12/15/2006 12:00AM

Two major players buying into online gaming


LAS VEGAS – Many folks, including myself, see a lot of similarity between buying stocks and betting on horses.

When horses are being bet, or not being bet, horseplayers have a tendency to follow the action, whatever the tote board is telling them. In the stock market when experts make recommendations to buy or sell a company, or stocks within an industry, many people follow suit with a herd mentality.

This train of thought leads into an observation of the online gaming industry. On Oct. 13, President Bush signed into law new legislation banning banks and credit card companies from settling payments between online U.S. gamblers with online gaming sites.

The knee-jerk reaction was that some major online betting companies literally went out of business. Others lost millions of dollars of paper value overnight. Investors who held stocks in some of publicly traded online gaming companies sold out as fast as humanly possible.

Only time will tell if these traders and extinct online gaming companies were right or wrong to act. But I’m here to tell you that some major players, a lot smarter than you and me, have recently taken the tack that this is a “buy low, sell high” market scenario for online gaming.

One of the big players moving forward, not backwards, is Calvin Ayre, head of Bodog.com. Here in Las Vegas, there is a huge outdoor billboard featuring Ayre flanked by two comely girls in a high-traffic area near McCarron International Airport. The advertising pitch is that Bodog is training poker players for Las Vegas casinos.

Ayre is moving his company to Antigua and is reinvesting in the online gaming industry. Bodog has purchased important client lists from defunct companies and is growing the company’s infrastructure, a sure sign that Ayre expects more online business, not less, in the near future.

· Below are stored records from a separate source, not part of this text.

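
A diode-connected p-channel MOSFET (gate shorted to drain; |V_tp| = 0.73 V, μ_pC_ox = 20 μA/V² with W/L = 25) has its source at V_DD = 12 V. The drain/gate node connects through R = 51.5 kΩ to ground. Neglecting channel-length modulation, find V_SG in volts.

With gate tied to drain, V_SG = V_SD ≥ V_SG − |V_tp|, so the device is in saturation.
k_p = μ_pC_ox · (W/L) = 0.5 mA/V².
KCL at the drain: ½ k_p (V_SG − |V_tp|)² = (V_DD − V_SG)/R.
Let x = V_SG − 0.73. Then 12.9 x² + x − 11.27 = 0, giving x = 0.898 V (positive root), so V_SG = 1.63 V.
I_D = (V_DD − V_SG)/R = (12 − 1.63) / 51.5 = 0.201 mA.

V_SG = 1.63 V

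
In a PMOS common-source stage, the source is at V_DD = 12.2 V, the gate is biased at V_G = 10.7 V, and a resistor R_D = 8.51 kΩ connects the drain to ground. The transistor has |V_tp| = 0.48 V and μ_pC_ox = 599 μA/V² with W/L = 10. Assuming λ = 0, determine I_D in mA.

I_D = 1.40 mA

V_SG = V_DD − V_G = 12.2 − 10.7 = 1.5 V, so V_ov = 1.5 − 0.48 = 1.02 V.
k_p = μ_pC_ox · (W/L) = 5.99 mA/V².
Assume saturation: I_D = ½ k_p V_ov² = 0.5 × 5.99 × 1.02² = 3.12 mA, giving V_SD = V_DD − I_D R_D = 12.2 − 3.12 × 8.51 = -14.3 V.
But -14.3 V < V_ov = 1.02 V, so the device is actually in triode.
In triode I_D = k_p[V_ov V_SD − ½ V_SD²] and I_D = (V_DD − V_SD)/R_D. Equating: 25.5 V_SD² − 52.99 V_SD + 12.2 = 0, giving V_SD = 0.264 V (the root below V_ov).
I_D = (12.2 − 0.264) / 8.51 = 1.4 mA.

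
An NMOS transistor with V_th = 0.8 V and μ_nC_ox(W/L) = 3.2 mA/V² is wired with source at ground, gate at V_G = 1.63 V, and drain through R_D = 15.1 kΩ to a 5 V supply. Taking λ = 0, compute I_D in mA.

I_D = 0.322 mA

V_GS = V_G = 1.63 V, so V_ov = 1.63 − 0.8 = 0.83 V.
Assume saturation: I_D = ½ k_n V_ov² = 0.5 × 3.2 × 0.83² = 1.1 mA, giving V_DS = V_DD − I_D R_D = 5 − 1.1 × 15.1 = -11.6 V.
But -11.6 V < V_ov = 0.83 V, so the device is actually in triode.
In triode I_D = k_n[V_ov V_DS − ½ V_DS²] and I_D = (V_DD − V_DS)/R_D. Equating: 24.2 V_DS² − 41.11 V_DS + 5 = 0, giving V_DS = 0.132 V (the root below V_ov).
I_D = (5 − 0.132) / 15.1 = 0.322 mA.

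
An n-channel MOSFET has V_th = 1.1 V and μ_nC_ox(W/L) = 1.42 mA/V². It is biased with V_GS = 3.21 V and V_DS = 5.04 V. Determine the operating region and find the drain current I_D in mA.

V_ov = V_GS − V_th = 3.21 − 1.1 = 2.11 V.
Since V_DS = 5.04 V ≥ V_ov = 2.11 V, the device is in saturation.
I_D = ½ k_n V_ov² = 0.5 × 1.42 × 2.11² = 3.16 mA.

Saturation; I_D = 3.16 mA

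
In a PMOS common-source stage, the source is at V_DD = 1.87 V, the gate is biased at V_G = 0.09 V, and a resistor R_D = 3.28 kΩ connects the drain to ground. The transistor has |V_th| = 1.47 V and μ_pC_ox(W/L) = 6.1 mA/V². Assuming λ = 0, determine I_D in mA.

V_SG = V_DD − V_G = 1.87 − 0.09 = 1.78 V, so V_ov = 1.78 − 1.47 = 0.31 V.
Assume saturation: I_D = ½ k_p V_ov² = 0.5 × 6.1 × 0.31² = 0.293 mA, giving V_SD = V_DD − I_D R_D = 1.87 − 0.293 × 3.28 = 0.909 V.
V_SD = 0.909 V ≥ V_ov = 0.31 V, confirming saturation.

I_D = 0.293 mA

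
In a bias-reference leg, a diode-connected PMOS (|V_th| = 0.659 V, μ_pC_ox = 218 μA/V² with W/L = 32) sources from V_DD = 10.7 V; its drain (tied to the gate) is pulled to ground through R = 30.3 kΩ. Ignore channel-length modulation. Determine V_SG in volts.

With gate tied to drain, V_SG = V_SD ≥ V_SG − |V_th|, so the device is in saturation.
k_p = μ_pC_ox · (W/L) = 6.976 mA/V².
KCL at the drain: ½ k_p (V_SG − |V_th|)² = (V_DD − V_SG)/R.
Let x = V_SG − 0.659. Then 106 x² + x − 10.04 = 0, giving x = 0.304 V (positive root), so V_SG = 0.963 V.
I_D = (V_DD − V_SG)/R = (10.7 − 0.963) / 30.3 = 0.321 mA.

V_SG = 0.963 V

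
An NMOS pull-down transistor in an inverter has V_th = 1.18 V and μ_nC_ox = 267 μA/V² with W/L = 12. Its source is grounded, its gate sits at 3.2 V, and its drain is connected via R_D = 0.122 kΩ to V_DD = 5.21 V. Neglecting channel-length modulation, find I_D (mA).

I_D = 6.54 mA

V_GS = V_G = 3.2 V, so V_ov = 3.2 − 1.18 = 2.02 V.
k_n = μ_nC_ox · (W/L) = 3.204 mA/V².
Assume saturation: I_D = ½ k_n V_ov² = 0.5 × 3.204 × 2.02² = 6.54 mA, giving V_DS = V_DD − I_D R_D = 5.21 − 6.54 × 0.122 = 4.41 V.
V_DS = 4.41 V ≥ V_ov = 2.02 V, confirming saturation.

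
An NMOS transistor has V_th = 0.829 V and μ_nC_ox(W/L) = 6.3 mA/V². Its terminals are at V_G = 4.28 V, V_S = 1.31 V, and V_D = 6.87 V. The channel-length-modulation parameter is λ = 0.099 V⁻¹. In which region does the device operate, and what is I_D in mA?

V_GS = V_G − V_S = 4.28 − 1.31 = 2.97 V; V_DS = V_D − V_S = 6.87 − 1.31 = 5.56 V.
V_ov = V_GS − V_th = 2.97 − 0.829 = 2.14 V.
Since V_DS = 5.56 V ≥ V_ov = 2.14 V, the device is in saturation.
I_D = ½ k_n V_ov² (1 + λ V_DS) = 0.5 × 6.3 × 2.14² × (1 + 0.099 × 5.56) = 22.4 mA.

Saturation; I_D = 22.4 mA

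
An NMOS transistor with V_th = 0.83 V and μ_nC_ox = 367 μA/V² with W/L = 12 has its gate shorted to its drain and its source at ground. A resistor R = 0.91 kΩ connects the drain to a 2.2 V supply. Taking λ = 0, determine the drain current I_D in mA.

I_D = 0.831 mA

With gate tied to drain, V_GS = V_DS ≥ V_GS − V_th, so the device is in saturation.
k_n = μ_nC_ox · (W/L) = 4.404 mA/V².
KCL at the drain: ½ k_n (V_GS − V_th)² = (V_DD − V_GS)/R.
Let x = V_GS − 0.83. Then 2 x² + x − 1.37 = 0, giving x = 0.614 V (positive root), so V_GS = 1.44 V.
I_D = (V_DD − V_GS)/R = (2.2 − 1.44) / 0.91 = 0.831 mA.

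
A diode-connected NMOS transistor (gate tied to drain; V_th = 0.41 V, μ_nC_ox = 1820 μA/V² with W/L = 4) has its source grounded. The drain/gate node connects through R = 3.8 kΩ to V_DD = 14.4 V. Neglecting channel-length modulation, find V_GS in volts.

With gate tied to drain, V_GS = V_DS ≥ V_GS − V_th, so the device is in saturation.
k_n = μ_nC_ox · (W/L) = 7.28 mA/V².
KCL at the drain: ½ k_n (V_GS − V_th)² = (V_DD − V_GS)/R.
Let x = V_GS − 0.41. Then 13.8 x² + x − 13.99 = 0, giving x = 0.97 V (positive root), so V_GS = 1.38 V.
I_D = (V_DD − V_GS)/R = (14.4 − 1.38) / 3.8 = 3.43 mA.

V_GS = 1.38 V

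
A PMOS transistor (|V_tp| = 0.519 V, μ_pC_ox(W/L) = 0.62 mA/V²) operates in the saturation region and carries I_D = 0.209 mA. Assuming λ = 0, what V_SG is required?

In saturation I_D = ½ k_p (V_SG − |V_tp|)², so V_SG − |V_tp| = √(2 I_D / k_p) = √(2 × 0.209 / 0.62) = 0.821 V.
V_SG = 0.519 + 0.821 = 1.34 V.

V_SG = 1.34 V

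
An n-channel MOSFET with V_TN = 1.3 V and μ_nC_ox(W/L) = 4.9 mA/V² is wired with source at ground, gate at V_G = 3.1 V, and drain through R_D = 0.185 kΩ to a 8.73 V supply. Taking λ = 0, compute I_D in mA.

I_D = 7.94 mA

V_GS = V_G = 3.1 V, so V_ov = 3.1 − 1.3 = 1.8 V.
Assume saturation: I_D = ½ k_n V_ov² = 0.5 × 4.9 × 1.8² = 7.94 mA, giving V_DS = V_DD − I_D R_D = 8.73 − 7.94 × 0.185 = 7.26 V.
V_DS = 7.26 V ≥ V_ov = 1.8 V, confirming saturation.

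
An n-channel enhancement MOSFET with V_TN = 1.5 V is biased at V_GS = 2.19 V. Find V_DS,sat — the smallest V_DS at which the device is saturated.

V_DS,sat = 0.690 V

The boundary between triode and saturation is V_DS = V_GS − V_TN = V_ov.
V_ov = 2.19 − 1.5 = 0.69 V.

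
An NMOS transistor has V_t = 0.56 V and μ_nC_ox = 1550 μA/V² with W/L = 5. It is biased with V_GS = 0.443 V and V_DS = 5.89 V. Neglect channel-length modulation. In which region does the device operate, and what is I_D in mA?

Cutoff; I_D = 0 mA

V_GS = 0.443 V < V_t = 0.56 V, so the transistor is in cutoff.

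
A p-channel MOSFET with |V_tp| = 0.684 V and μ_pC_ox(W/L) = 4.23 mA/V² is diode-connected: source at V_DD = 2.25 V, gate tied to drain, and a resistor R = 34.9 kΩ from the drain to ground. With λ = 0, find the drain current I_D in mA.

With gate tied to drain, V_SG = V_SD ≥ V_SG − |V_tp|, so the device is in saturation.
KCL at the drain: ½ k_p (V_SG − |V_tp|)² = (V_DD − V_SG)/R.
Let x = V_SG − 0.684. Then 73.8 x² + x − 1.566 = 0, giving x = 0.139 V (positive root), so V_SG = 0.823 V.
I_D = (V_DD − V_SG)/R = (2.25 − 0.823) / 34.9 = 0.0409 mA.

I_D = 0.0409 mA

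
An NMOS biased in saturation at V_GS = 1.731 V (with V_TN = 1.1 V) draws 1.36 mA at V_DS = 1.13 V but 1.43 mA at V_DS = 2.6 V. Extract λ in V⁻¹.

With V_GS fixed, I_D ∝ (1 + λ V_DS) in saturation, so I_D2/I_D1 = (1 + λ V_DS2)/(1 + λ V_DS1).
1.43/1.36 = 1.051 = (1 + 2.6 λ)/(1 + 1.13 λ).
Solving: λ (I_D1 V_DS2 − I_D2 V_DS1) = I_D2 − I_D1, so λ = (1.43 − 1.36) / (1.36 × 2.6 − 1.43 × 1.13) = 0.07 / 1.92 = 0.0365 V⁻¹.

λ = 0.0365 V⁻¹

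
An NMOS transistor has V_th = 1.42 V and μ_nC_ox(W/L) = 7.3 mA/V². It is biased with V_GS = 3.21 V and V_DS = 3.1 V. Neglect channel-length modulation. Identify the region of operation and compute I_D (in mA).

V_ov = V_GS − V_th = 3.21 − 1.42 = 1.79 V.
Since V_DS = 3.1 V ≥ V_ov = 1.79 V, the device is in saturation.
I_D = ½ k_n V_ov² = 0.5 × 7.3 × 1.79² = 11.7 mA.

Saturation; I_D = 11.7 mA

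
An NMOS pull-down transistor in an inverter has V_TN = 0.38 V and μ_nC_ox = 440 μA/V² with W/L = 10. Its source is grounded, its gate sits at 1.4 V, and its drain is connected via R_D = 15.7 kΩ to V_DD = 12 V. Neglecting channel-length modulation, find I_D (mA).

V_GS = V_G = 1.4 V, so V_ov = 1.4 − 0.38 = 1.02 V.
k_n = μ_nC_ox · (W/L) = 4.4 mA/V².
Assume saturation: I_D = ½ k_n V_ov² = 0.5 × 4.4 × 1.02² = 2.29 mA, giving V_DS = V_DD − I_D R_D = 12 − 2.29 × 15.7 = -23.9 V.
But -23.9 V < V_ov = 1.02 V, so the device is actually in triode.
In triode I_D = k_n[V_ov V_DS − ½ V_DS²] and I_D = (V_DD − V_DS)/R_D. Equating: 34.5 V_DS² − 71.46 V_DS + 12 = 0, giving V_DS = 0.184 V (the root below V_ov).
I_D = (12 − 0.184) / 15.7 = 0.753 mA.

I_D = 0.753 mA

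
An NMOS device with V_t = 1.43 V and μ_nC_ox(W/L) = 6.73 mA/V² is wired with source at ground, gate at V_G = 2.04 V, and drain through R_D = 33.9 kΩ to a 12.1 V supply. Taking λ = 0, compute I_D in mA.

V_GS = V_G = 2.04 V, so V_ov = 2.04 − 1.43 = 0.61 V.
Assume saturation: I_D = ½ k_n V_ov² = 0.5 × 6.73 × 0.61² = 1.25 mA, giving V_DS = V_DD − I_D R_D = 12.1 − 1.25 × 33.9 = -30.3 V.
But -30.3 V < V_ov = 0.61 V, so the device is actually in triode.
In triode I_D = k_n[V_ov V_DS − ½ V_DS²] and I_D = (V_DD − V_DS)/R_D. Equating: 114 V_DS² − 140.2 V_DS + 12.1 = 0, giving V_DS = 0.0934 V (the root below V_ov).
I_D = (12.1 − 0.0934) / 33.9 = 0.354 mA.

I_D = 0.354 mA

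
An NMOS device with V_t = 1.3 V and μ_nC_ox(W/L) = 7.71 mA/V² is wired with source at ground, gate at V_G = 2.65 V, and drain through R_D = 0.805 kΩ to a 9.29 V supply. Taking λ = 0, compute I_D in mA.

I_D = 7.03 mA

V_GS = V_G = 2.65 V, so V_ov = 2.65 − 1.3 = 1.35 V.
Assume saturation: I_D = ½ k_n V_ov² = 0.5 × 7.71 × 1.35² = 7.03 mA, giving V_DS = V_DD − I_D R_D = 9.29 − 7.03 × 0.805 = 3.63 V.
V_DS = 3.63 V ≥ V_ov = 1.35 V, confirming saturation.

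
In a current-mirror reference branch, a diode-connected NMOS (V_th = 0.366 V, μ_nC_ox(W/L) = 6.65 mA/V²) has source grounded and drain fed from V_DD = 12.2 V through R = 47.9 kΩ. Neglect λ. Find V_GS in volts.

With gate tied to drain, V_GS = V_DS ≥ V_GS − V_th, so the device is in saturation.
KCL at the drain: ½ k_n (V_GS − V_th)² = (V_DD − V_GS)/R.
Let x = V_GS − 0.366. Then 159 x² + x − 11.83 = 0, giving x = 0.269 V (positive root), so V_GS = 0.635 V.
I_D = (V_DD − V_GS)/R = (12.2 − 0.635) / 47.9 = 0.241 mA.

V_GS = 0.635 V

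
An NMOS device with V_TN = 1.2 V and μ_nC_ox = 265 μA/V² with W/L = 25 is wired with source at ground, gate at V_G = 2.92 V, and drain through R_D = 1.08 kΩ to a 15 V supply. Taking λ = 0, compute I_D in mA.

V_GS = V_G = 2.92 V, so V_ov = 2.92 − 1.2 = 1.72 V.
k_n = μ_nC_ox · (W/L) = 6.625 mA/V².
Assume saturation: I_D = ½ k_n V_ov² = 0.5 × 6.625 × 1.72² = 9.8 mA, giving V_DS = V_DD − I_D R_D = 15 − 9.8 × 1.08 = 4.42 V.
V_DS = 4.42 V ≥ V_ov = 1.72 V, confirming saturation.

I_D = 9.80 mA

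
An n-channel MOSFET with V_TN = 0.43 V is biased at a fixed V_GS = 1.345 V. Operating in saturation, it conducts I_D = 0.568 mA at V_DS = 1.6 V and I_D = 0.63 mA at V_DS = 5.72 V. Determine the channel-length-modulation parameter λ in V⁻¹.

With V_GS fixed, I_D ∝ (1 + λ V_DS) in saturation, so I_D2/I_D1 = (1 + λ V_DS2)/(1 + λ V_DS1).
0.63/0.568 = 1.109 = (1 + 5.72 λ)/(1 + 1.6 λ).
Solving: λ (I_D1 V_DS2 − I_D2 V_DS1) = I_D2 − I_D1, so λ = (0.63 − 0.568) / (0.568 × 5.72 − 0.63 × 1.6) = 0.062 / 2.24 = 0.0277 V⁻¹.

λ = 0.0277 V⁻¹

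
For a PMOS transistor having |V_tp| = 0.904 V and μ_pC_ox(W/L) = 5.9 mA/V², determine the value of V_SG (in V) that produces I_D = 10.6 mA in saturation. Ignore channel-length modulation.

V_SG = 2.80 V

In saturation I_D = ½ k_p (V_SG − |V_tp|)², so V_SG − |V_tp| = √(2 I_D / k_p) = √(2 × 10.6 / 5.9) = 1.9 V.
V_SG = 0.904 + 1.9 = 2.8 V.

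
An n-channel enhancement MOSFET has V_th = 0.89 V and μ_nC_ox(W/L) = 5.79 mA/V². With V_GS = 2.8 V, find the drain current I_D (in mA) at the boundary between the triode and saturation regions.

I_D = 10.6 mA

At the boundary V_DS = V_ov = V_GS − V_th = 2.8 − 0.89 = 1.91 V.
I_D = ½ k_n V_ov² = 0.5 × 5.79 × 1.91² = 10.6 mA.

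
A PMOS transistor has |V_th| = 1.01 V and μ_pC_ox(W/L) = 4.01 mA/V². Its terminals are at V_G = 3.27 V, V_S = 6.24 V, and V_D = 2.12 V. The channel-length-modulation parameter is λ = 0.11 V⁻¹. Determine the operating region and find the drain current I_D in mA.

V_SG = V_S − V_G = 6.24 − 3.27 = 2.97 V; V_SD = V_S − V_D = 6.24 − 2.12 = 4.12 V.
V_ov = V_SG − |V_th| = 2.97 − 1.01 = 1.96 V.
Since V_SD = 4.12 V ≥ V_ov = 1.96 V, the device is in saturation.
I_D = ½ k_p V_ov² (1 + λ V_SD) = 0.5 × 4.01 × 1.96² × (1 + 0.11 × 4.12) = 11.2 mA.

Saturation; I_D = 11.2 mA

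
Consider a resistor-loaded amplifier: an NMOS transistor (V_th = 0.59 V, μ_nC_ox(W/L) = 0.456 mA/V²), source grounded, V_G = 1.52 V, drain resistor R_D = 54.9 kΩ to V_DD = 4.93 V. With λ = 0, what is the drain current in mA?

I_D = 0.0856 mA

V_GS = V_G = 1.52 V, so V_ov = 1.52 − 0.59 = 0.93 V.
Assume saturation: I_D = ½ k_n V_ov² = 0.5 × 0.456 × 0.93² = 0.197 mA, giving V_DS = V_DD − I_D R_D = 4.93 − 0.197 × 54.9 = -5.9 V.
But -5.9 V < V_ov = 0.93 V, so the device is actually in triode.
In triode I_D = k_n[V_ov V_DS − ½ V_DS²] and I_D = (V_DD − V_DS)/R_D. Equating: 12.5 V_DS² − 24.28 V_DS + 4.93 = 0, giving V_DS = 0.23 V (the root below V_ov).
I_D = (4.93 − 0.23) / 54.9 = 0.0856 mA.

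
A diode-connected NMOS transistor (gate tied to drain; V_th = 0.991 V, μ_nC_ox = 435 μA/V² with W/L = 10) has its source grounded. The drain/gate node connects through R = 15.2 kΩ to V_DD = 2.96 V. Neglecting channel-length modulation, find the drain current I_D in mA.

With gate tied to drain, V_GS = V_DS ≥ V_GS − V_th, so the device is in saturation.
k_n = μ_nC_ox · (W/L) = 4.35 mA/V².
KCL at the drain: ½ k_n (V_GS − V_th)² = (V_DD − V_GS)/R.
Let x = V_GS − 0.991. Then 33.1 x² + x − 1.969 = 0, giving x = 0.229 V (positive root), so V_GS = 1.22 V.
I_D = (V_DD − V_GS)/R = (2.96 − 1.22) / 15.2 = 0.114 mA.

I_D = 0.114 mA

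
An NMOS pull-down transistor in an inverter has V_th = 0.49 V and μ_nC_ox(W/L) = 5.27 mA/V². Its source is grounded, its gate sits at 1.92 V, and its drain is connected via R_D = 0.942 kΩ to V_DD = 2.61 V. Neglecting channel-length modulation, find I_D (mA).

V_GS = V_G = 1.92 V, so V_ov = 1.92 − 0.49 = 1.43 V.
Assume saturation: I_D = ½ k_n V_ov² = 0.5 × 5.27 × 1.43² = 5.39 mA, giving V_DS = V_DD − I_D R_D = 2.61 − 5.39 × 0.942 = -2.47 V.
But -2.47 V < V_ov = 1.43 V, so the device is actually in triode.
In triode I_D = k_n[V_ov V_DS − ½ V_DS²] and I_D = (V_DD − V_DS)/R_D. Equating: 2.48 V_DS² − 8.099 V_DS + 2.61 = 0, giving V_DS = 0.363 V (the root below V_ov).
I_D = (2.61 − 0.363) / 0.942 = 2.39 mA.

I_D = 2.39 mA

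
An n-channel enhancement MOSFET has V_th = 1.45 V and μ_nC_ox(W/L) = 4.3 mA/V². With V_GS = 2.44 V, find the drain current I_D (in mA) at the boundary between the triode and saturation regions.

I_D = 2.11 mA

At the boundary V_DS = V_ov = V_GS − V_th = 2.44 − 1.45 = 0.99 V.
I_D = ½ k_n V_ov² = 0.5 × 4.3 × 0.99² = 2.11 mA.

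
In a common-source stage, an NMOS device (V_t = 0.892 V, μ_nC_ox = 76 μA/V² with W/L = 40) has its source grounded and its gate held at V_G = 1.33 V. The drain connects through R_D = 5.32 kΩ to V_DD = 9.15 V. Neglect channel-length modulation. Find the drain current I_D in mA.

I_D = 0.292 mA

V_GS = V_G = 1.33 V, so V_ov = 1.33 − 0.892 = 0.438 V.
k_n = μ_nC_ox · (W/L) = 3.04 mA/V².
Assume saturation: I_D = ½ k_n V_ov² = 0.5 × 3.04 × 0.438² = 0.292 mA, giving V_DS = V_DD − I_D R_D = 9.15 − 0.292 × 5.32 = 7.6 V.
V_DS = 7.6 V ≥ V_ov = 0.438 V, confirming saturation.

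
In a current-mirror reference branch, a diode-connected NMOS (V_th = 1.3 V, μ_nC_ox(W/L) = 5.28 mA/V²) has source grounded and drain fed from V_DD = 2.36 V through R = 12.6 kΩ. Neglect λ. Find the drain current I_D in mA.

I_D = 0.0711 mA

With gate tied to drain, V_GS = V_DS ≥ V_GS − V_th, so the device is in saturation.
KCL at the drain: ½ k_n (V_GS − V_th)² = (V_DD − V_GS)/R.
Let x = V_GS − 1.3. Then 33.3 x² + x − 1.06 = 0, giving x = 0.164 V (positive root), so V_GS = 1.46 V.
I_D = (V_DD − V_GS)/R = (2.36 − 1.46) / 12.6 = 0.0711 mA.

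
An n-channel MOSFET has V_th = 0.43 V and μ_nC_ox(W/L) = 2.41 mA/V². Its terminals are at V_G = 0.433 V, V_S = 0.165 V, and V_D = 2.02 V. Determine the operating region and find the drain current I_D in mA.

V_GS = V_G − V_S = 0.433 − 0.165 = 0.268 V; V_DS = V_D − V_S = 2.02 − 0.165 = 1.85 V.
V_GS = 0.268 V < V_th = 0.43 V, so the transistor is in cutoff.

Cutoff; I_D = 0 mA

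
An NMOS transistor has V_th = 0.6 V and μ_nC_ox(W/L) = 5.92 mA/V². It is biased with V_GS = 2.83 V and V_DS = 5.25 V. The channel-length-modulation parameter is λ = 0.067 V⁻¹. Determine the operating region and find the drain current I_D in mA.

V_ov = V_GS − V_th = 2.83 − 0.6 = 2.23 V.
Since V_DS = 5.25 V ≥ V_ov = 2.23 V, the device is in saturation.
I_D = ½ k_n V_ov² (1 + λ V_DS) = 0.5 × 5.92 × 2.23² × (1 + 0.067 × 5.25) = 19.9 mA.

Saturation; I_D = 19.9 mA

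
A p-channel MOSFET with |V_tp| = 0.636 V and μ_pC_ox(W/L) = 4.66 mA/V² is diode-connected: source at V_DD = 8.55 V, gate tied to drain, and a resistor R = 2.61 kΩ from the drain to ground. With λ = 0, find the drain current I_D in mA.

I_D = 2.63 mA

With gate tied to drain, V_SG = V_SD ≥ V_SG − |V_tp|, so the device is in saturation.
KCL at the drain: ½ k_p (V_SG − |V_tp|)² = (V_DD − V_SG)/R.
Let x = V_SG − 0.636. Then 6.08 x² + x − 7.914 = 0, giving x = 1.06 V (positive root), so V_SG = 1.7 V.
I_D = (V_DD − V_SG)/R = (8.55 − 1.7) / 2.61 = 2.63 mA.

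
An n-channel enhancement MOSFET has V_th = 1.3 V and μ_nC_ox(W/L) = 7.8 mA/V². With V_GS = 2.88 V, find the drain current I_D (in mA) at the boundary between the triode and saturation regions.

At the boundary V_DS = V_ov = V_GS − V_th = 2.88 − 1.3 = 1.58 V.
I_D = ½ k_n V_ov² = 0.5 × 7.8 × 1.58² = 9.74 mA.

I_D = 9.74 mA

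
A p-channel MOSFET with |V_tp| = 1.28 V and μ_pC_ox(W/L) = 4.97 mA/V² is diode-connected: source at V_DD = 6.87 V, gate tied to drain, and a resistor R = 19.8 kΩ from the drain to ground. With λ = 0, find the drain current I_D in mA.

With gate tied to drain, V_SG = V_SD ≥ V_SG − |V_tp|, so the device is in saturation.
KCL at the drain: ½ k_p (V_SG − |V_tp|)² = (V_DD − V_SG)/R.
Let x = V_SG − 1.28. Then 49.2 x² + x − 5.59 = 0, giving x = 0.327 V (positive root), so V_SG = 1.61 V.
I_D = (V_DD − V_SG)/R = (6.87 − 1.61) / 19.8 = 0.266 mA.

I_D = 0.266 mA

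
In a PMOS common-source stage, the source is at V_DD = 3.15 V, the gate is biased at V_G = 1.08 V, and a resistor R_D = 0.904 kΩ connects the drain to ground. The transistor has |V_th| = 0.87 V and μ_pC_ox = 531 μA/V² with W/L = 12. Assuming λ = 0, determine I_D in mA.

V_SG = V_DD − V_G = 3.15 − 1.08 = 2.07 V, so V_ov = 2.07 − 0.87 = 1.2 V.
k_p = μ_pC_ox · (W/L) = 6.372 mA/V².
Assume saturation: I_D = ½ k_p V_ov² = 0.5 × 6.372 × 1.2² = 4.59 mA, giving V_SD = V_DD − I_D R_D = 3.15 − 4.59 × 0.904 = -0.997 V.
But -0.997 V < V_ov = 1.2 V, so the device is actually in triode.
In triode I_D = k_p[V_ov V_SD − ½ V_SD²] and I_D = (V_DD − V_SD)/R_D. Equating: 2.88 V_SD² − 7.912 V_SD + 3.15 = 0, giving V_SD = 0.483 V (the root below V_ov).
I_D = (3.15 − 0.483) / 0.904 = 2.95 mA.

I_D = 2.95 mA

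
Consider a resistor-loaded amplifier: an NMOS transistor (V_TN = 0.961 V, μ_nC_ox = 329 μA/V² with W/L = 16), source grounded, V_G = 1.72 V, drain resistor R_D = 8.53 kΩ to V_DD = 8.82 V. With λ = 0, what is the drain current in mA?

I_D = 0.997 mA

V_GS = V_G = 1.72 V, so V_ov = 1.72 − 0.961 = 0.759 V.
k_n = μ_nC_ox · (W/L) = 5.264 mA/V².
Assume saturation: I_D = ½ k_n V_ov² = 0.5 × 5.264 × 0.759² = 1.52 mA, giving V_DS = V_DD − I_D R_D = 8.82 − 1.52 × 8.53 = -4.11 V.
But -4.11 V < V_ov = 0.759 V, so the device is actually in triode.
In triode I_D = k_n[V_ov V_DS − ½ V_DS²] and I_D = (V_DD − V_DS)/R_D. Equating: 22.5 V_DS² − 35.08 V_DS + 8.82 = 0, giving V_DS = 0.315 V (the root below V_ov).
I_D = (8.82 − 0.315) / 8.53 = 0.997 mA.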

The other smart player is the Las Vegas Sands Corp. It has agreed to partner with Cantor Gaming to establish an online gaming website targeting gamblers in the United Kingdom. The Nevada Gaming Control Board is keeping a close eye on the project. Its main concern is whether safeguards will be adequate to prevent U.S. citizens from setting up accounts and gambling on the site.

The key is that the Las Vegas Sands is willing to spend this seed money with long-term goals in mind. Company president Bill Weidner told the Las Vegas Review-Journal, “as the Internet gaming landscape continues to evolve, this effort will put us in a strong position to evaluate and react to other potential opportunities.”

It’s apparent these two groups are posturing for the future when the prohibition of online gaming may someday change to regulation and taxation.

Richard Eng is the turf editor for the Las Vegas Review-Journal and author of “Betting on Horse Racing for Dummies.”